In the symphony and its dying adagio, it is the high point that drags on.
The sun has finally disappeared. The shadow rises, occupying its empire. Instantly thicker, in a few minutes it has become dark. Still far from us the lights of the big city shine, and also a fine sowing of fireflies at various points on the horizon. The tram continues on its way and my eyes dive in vain on the indistinct and dark mass of the sea. But a new clarity appears.

At the far end of the long valley of Castellamare the pink moon has risen. It rises, and, from our sight, its rays reaching the bay spray it with a purple rain to our feet. The show comes alive with a second life. In its ascent the disc of the moon emerges from the mists of the horizon. It therefore returns the faithful image of the sun passed behind the earth. The reflection on the waters of the gulf directs towards us a large blade of gold with shimmering dents, posed like a flaming sword on the blue satin of the sea.

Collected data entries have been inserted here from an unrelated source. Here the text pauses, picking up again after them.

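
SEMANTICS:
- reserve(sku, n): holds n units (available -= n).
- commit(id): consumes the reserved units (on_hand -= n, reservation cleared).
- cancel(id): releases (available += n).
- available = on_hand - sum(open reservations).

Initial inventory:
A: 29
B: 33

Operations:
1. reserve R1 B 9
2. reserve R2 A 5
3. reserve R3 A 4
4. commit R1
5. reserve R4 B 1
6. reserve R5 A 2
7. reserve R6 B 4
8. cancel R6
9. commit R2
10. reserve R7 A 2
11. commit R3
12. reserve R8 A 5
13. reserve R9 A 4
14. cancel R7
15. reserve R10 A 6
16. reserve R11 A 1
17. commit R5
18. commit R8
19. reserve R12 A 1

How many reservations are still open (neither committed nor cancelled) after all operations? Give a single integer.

Step 1: reserve R1 B 9 -> on_hand[A=29 B=33] avail[A=29 B=24] open={R1}
Step 2: reserve R2 A 5 -> on_hand[A=29 B=33] avail[A=24 B=24] open={R1,R2}
Step 3: reserve R3 A 4 -> on_hand[A=29 B=33] avail[A=20 B=24] open={R1,R2,R3}
Step 4: commit R1 -> on_hand[A=29 B=24] avail[A=20 B=24] open={R2,R3}
Step 5: reserve R4 B 1 -> on_hand[A=29 B=24] avail[A=20 B=23] open={R2,R3,R4}
Step 6: reserve R5 A 2 -> on_hand[A=29 B=24] avail[A=18 B=23] open={R2,R3,R4,R5}
Step 7: reserve R6 B 4 -> on_hand[A=29 B=24] avail[A=18 B=19] open={R2,R3,R4,R5,R6}
Step 8: cancel R6 -> on_hand[A=29 B=24] avail[A=18 B=23] open={R2,R3,R4,R5}
Step 9: commit R2 -> on_hand[A=24 B=24] avail[A=18 B=23] open={R3,R4,R5}
Step 10: reserve R7 A 2 -> on_hand[A=24 B=24] avail[A=16 B=23] open={R3,R4,R5,R7}
Step 11: commit R3 -> on_hand[A=20 B=24] avail[A=16 B=23] open={R4,R5,R7}
Step 12: reserve R8 A 5 -> on_hand[A=20 B=24] avail[A=11 B=23] open={R4,R5,R7,R8}
Step 13: reserve R9 A 4 -> on_hand[A=20 B=24] avail[A=7 B=23] open={R4,R5,R7,R8,R9}
Step 14: cancel R7 -> on_hand[A=20 B=24] avail[A=9 B=23] open={R4,R5,R8,R9}
Step 15: reserve R10 A 6 -> on_hand[A=20 B=24] avail[A=3 B=23] open={R10,R4,R5,R8,R9}
Step 16: reserve R11 A 1 -> on_hand[A=20 B=24] avail[A=2 B=23] open={R10,R11,R4,R5,R8,R9}
Step 17: commit R5 -> on_hand[A=18 B=24] avail[A=2 B=23] open={R10,R11,R4,R8,R9}
Step 18: commit R8 -> on_hand[A=13 B=24] avail[A=2 B=23] open={R10,R11,R4,R9}
Step 19: reserve R12 A 1 -> on_hand[A=13 B=24] avail[A=1 B=23] open={R10,R11,R12,R4,R9}
Open reservations: ['R10', 'R11', 'R12', 'R4', 'R9'] -> 5

Answer: 5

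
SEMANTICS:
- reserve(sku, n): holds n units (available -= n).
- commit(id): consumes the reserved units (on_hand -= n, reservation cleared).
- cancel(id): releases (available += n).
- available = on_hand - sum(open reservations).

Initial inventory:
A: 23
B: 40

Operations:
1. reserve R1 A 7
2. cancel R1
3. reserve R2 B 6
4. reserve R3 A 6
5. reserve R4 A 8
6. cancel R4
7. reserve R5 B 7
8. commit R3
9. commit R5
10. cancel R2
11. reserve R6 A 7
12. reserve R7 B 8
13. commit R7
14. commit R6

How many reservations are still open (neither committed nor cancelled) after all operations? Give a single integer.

Answer: 0

Derivation:
Step 1: reserve R1 A 7 -> on_hand[A=23 B=40] avail[A=16 B=40] open={R1}
Step 2: cancel R1 -> on_hand[A=23 B=40] avail[A=23 B=40] open={}
Step 3: reserve R2 B 6 -> on_hand[A=23 B=40] avail[A=23 B=34] open={R2}
Step 4: reserve R3 A 6 -> on_hand[A=23 B=40] avail[A=17 B=34] open={R2,R3}
Step 5: reserve R4 A 8 -> on_hand[A=23 B=40] avail[A=9 B=34] open={R2,R3,R4}
Step 6: cancel R4 -> on_hand[A=23 B=40] avail[A=17 B=34] open={R2,R3}
Step 7: reserve R5 B 7 -> on_hand[A=23 B=40] avail[A=17 B=27] open={R2,R3,R5}
Step 8: commit R3 -> on_hand[A=17 B=40] avail[A=17 B=27] open={R2,R5}
Step 9: commit R5 -> on_hand[A=17 B=33] avail[A=17 B=27] open={R2}
Step 10: cancel R2 -> on_hand[A=17 B=33] avail[A=17 B=33] open={}
Step 11: reserve R6 A 7 -> on_hand[A=17 B=33] avail[A=10 B=33] open={R6}
Step 12: reserve R7 B 8 -> on_hand[A=17 B=33] avail[A=10 B=25] open={R6,R7}
Step 13: commit R7 -> on_hand[A=17 B=25] avail[A=10 B=25] open={R6}
Step 14: commit R6 -> on_hand[A=10 B=25] avail[A=10 B=25] open={}
Open reservations: [] -> 0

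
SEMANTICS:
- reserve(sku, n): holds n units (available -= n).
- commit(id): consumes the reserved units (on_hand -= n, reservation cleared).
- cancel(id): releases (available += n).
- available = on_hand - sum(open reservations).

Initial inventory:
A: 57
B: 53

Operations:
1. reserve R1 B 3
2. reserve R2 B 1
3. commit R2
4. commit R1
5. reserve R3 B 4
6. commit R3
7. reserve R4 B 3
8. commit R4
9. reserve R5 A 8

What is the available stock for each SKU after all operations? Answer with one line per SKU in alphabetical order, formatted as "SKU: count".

Step 1: reserve R1 B 3 -> on_hand[A=57 B=53] avail[A=57 B=50] open={R1}
Step 2: reserve R2 B 1 -> on_hand[A=57 B=53] avail[A=57 B=49] open={R1,R2}
Step 3: commit R2 -> on_hand[A=57 B=52] avail[A=57 B=49] open={R1}
Step 4: commit R1 -> on_hand[A=57 B=49] avail[A=57 B=49] open={}
Step 5: reserve R3 B 4 -> on_hand[A=57 B=49] avail[A=57 B=45] open={R3}
Step 6: commit R3 -> on_hand[A=57 B=45] avail[A=57 B=45] open={}
Step 7: reserve R4 B 3 -> on_hand[A=57 B=45] avail[A=57 B=42] open={R4}
Step 8: commit R4 -> on_hand[A=57 B=42] avail[A=57 B=42] open={}
Step 9: reserve R5 A 8 -> on_hand[A=57 B=42] avail[A=49 B=42] open={R5}

Answer: A: 49
B: 42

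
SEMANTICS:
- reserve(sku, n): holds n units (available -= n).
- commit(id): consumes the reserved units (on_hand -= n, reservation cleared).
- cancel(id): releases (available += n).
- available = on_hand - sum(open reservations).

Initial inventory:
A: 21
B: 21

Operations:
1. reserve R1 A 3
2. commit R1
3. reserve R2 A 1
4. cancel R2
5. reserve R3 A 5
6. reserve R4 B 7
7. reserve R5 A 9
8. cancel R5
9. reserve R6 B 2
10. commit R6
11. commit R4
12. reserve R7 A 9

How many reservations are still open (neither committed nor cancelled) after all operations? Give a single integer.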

The hour passes, captivated, intoxicated with a magnificence evolving its phases before our eyes.

The moon is now very high or well it has risen. The gulf, up to the horizon after the coal block of Capri, is a basin with sinuous and black edges of which a mass of pale and limpid diamonds has filled the bottom.

The soul of the landscape has passed into serious melancholy. The hour of the sea is ended. The fiery night life is from now on all in Naples.